Q: When is the compliance deadline for accountants under Tranche 2?

The compliance deadline for accountants is 1 July 2026. From this date, accountants providing designated services must be enrolled with AUSTRAC and have an operational AML/CTF programme in place. AUSTRAC has signalled it will take a risk-based approach to early enforcement, but firms that have not begun their compliance journey by the deadline face significant civil and criminal penalties under the AML/CTF Act 2006, including penalties calculated per contravention.

Q: Do I need to apply AML checks to all my clients, or only those receiving designated services?

Your AML/CTF obligations apply specifically to customers receiving designated services. You are not required to conduct customer due diligence on a client who only engages you for tax return preparation, bookkeeping, or audit work.
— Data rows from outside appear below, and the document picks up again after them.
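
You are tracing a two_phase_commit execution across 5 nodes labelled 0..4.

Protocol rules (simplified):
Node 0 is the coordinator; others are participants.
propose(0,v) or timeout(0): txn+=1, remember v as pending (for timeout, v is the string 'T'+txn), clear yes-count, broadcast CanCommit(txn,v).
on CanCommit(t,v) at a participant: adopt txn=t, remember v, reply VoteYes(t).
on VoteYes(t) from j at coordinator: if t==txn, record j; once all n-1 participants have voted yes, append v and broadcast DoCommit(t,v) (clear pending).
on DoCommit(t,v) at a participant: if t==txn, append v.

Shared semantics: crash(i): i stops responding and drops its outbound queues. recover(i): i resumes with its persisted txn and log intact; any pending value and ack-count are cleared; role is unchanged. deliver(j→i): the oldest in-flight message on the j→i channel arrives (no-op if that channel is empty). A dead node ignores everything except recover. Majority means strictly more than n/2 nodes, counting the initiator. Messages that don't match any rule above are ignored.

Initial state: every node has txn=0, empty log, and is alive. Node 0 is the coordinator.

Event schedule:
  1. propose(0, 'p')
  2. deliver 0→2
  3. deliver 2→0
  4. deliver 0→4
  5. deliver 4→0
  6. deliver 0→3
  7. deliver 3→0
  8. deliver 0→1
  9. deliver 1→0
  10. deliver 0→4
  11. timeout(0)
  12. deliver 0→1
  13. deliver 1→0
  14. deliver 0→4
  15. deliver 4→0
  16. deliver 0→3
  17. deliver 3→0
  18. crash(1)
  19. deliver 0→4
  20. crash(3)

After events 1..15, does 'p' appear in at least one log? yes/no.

after 1 — propose(0,'p'): n0:coor/t1/[-]
after 2 — deliver 0→2: n2:part/t1/[-]
after 3 — deliver 2→0: ·
after 4 — deliver 0→4: n4:part/t1/[-]
after 5 — deliver 4→0: ·
after 6 — deliver 0→3: n3:part/t1/[-]
after 7 — deliver 3→0: ·
after 8 — deliver 0→1: n1:part/t1/[-]
after 9 — deliver 1→0: n0:coor/t1/[p]
after 10 — deliver 0→4: n4:part/t1/[p]
after 11 — timeout(0): n0:coor/t2/[p]
after 12 — deliver 0→1: n1:part/t1/[p]
after 13 — deliver 1→0: ·
after 14 — deliver 0→4: n4:part/t2/[p]
after 15 — deliver 4→0: ·

yes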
However, if that same client later requests a designated service—such as asking you to establish a trust or manage settlement funds—you must conduct customer identification and verification before providing that service, regardless of how long you have had the relationship.

Q: What are the penalties for non-compliance after 1 July 2026?

Non-compliance with the AML/CTF Act 2006 can attract substantial civil penalties—up to tens of thousands of penalty units per contravention—as well as criminal penalties for serious or wilful breaches. AUSTRAC also holds powers to issue compliance notices, accept enforceable undertakings, and pursue court-ordered injunctions. Beyond regulatory exposure, operating without an AML/CTF programme creates significant professional indemnity and reputational risk if a client engagement is later linked to financial crime activity.

This is general information only and not a substitute for legal advice.